Heat Transfer Rate Optimisation of Ionanofluid Based Heat Sink Using ANSYS
Keywords:Heat sink; Ionanofluid; ANSYS; Cooling; Thermal resistance
Heat dissipation of various electrical and electronic devices has been a significant concern in the current years of modernisation. Many researchers proved that a liquid-cooled microchannel heat sink (MCHS) is an effective way of removing high heat load. Due to ionic liquids’ unique properties such as negligible volatility, non-flammability, high thermal stability, and ionic conductivity, this liquid is combined with nanofluids to synthesise a new class of potential fluids termed Ionanofluids (ionic liquid-based nanofluids).
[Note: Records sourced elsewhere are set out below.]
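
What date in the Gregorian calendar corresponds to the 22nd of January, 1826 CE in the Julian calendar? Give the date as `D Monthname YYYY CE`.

3 February 1826 CE

The Julian–Gregorian offset here is 12 days (Julian trailing).
22 January 1826 Julian + 12 days → 3 February 1826 Gregorian.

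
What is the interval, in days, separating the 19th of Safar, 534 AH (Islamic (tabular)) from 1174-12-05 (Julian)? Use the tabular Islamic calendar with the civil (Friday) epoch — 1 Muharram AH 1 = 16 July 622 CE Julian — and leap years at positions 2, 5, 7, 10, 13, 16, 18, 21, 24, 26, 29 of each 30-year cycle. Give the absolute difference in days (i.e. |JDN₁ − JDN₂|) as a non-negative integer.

12835

JDN of the first date = 2137365.
JDN of the second date = 2150200.
|2150200 − 2137365| = 12835.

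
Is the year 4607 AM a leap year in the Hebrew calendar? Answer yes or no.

Hebrew year 4607 is year 9 of its 19-year Metonic cycle; leap years are at positions 3, 6, 8, 11, 14, 17, 19, so it is a common year (12 months).

no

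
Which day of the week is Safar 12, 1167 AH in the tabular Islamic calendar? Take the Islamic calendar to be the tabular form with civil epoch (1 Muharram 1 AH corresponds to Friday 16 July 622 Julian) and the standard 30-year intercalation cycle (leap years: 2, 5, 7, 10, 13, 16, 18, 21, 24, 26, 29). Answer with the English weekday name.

Equivalently 9 December 1753 Gregorian, JDN 2361673.
JDN 2361673 mod 7 = 6, and JDN 0 was a Monday, so this is a Sunday.

Sunday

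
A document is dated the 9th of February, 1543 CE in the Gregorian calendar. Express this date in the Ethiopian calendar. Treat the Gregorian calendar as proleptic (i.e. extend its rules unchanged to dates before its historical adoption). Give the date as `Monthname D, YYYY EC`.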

In this research, a numerical simulation of fluid flow and heat transfer characteristics of MWCNT (Multiwalled Carbon Nanotubes) based Ionanofluids as a coolant in a rectangular-shaped microchannel heat sink is analysed. The Two-step method is used for preparing the studied Ionanofluids consisting of 0.5 wt.% of MWCNT nanoparticles ultra-sonicated with a mixture of propylene glycol and 1-Butyl-3-methylimidazolium chloride ([Bmim][Cl]-ionic liquid) fluids. Copper micro channelled heat sink comprising 1 m channel height, 25 μm of channel diameter, and 0.7 m channel width is modelled and simulated with ANSYS-Fluent. The results showed that the heat transfer coefficient increases about 11.4% while the thermal resistance decreases about 15.18% by using the proposed ionanofluids with the concentration of 0.5 wt.% at Re=2000 compared with that of an MCHS with propylene glycol. Moreover, the pressure drop along the studied MCHS increased up to a maximum of 30 kPa for higher heat gradients. Ionanofluids decreased the thermal resistance and temperature difference between the heated surface of the MCHS and Ionanofluids inlet to a greater extent when validated with pure base fluid and previous studies. From the simulated results, a better cooling performance is observed with Ionanofluids compared to pure propylene glycol (PG) for the proposed microchannel heat sink.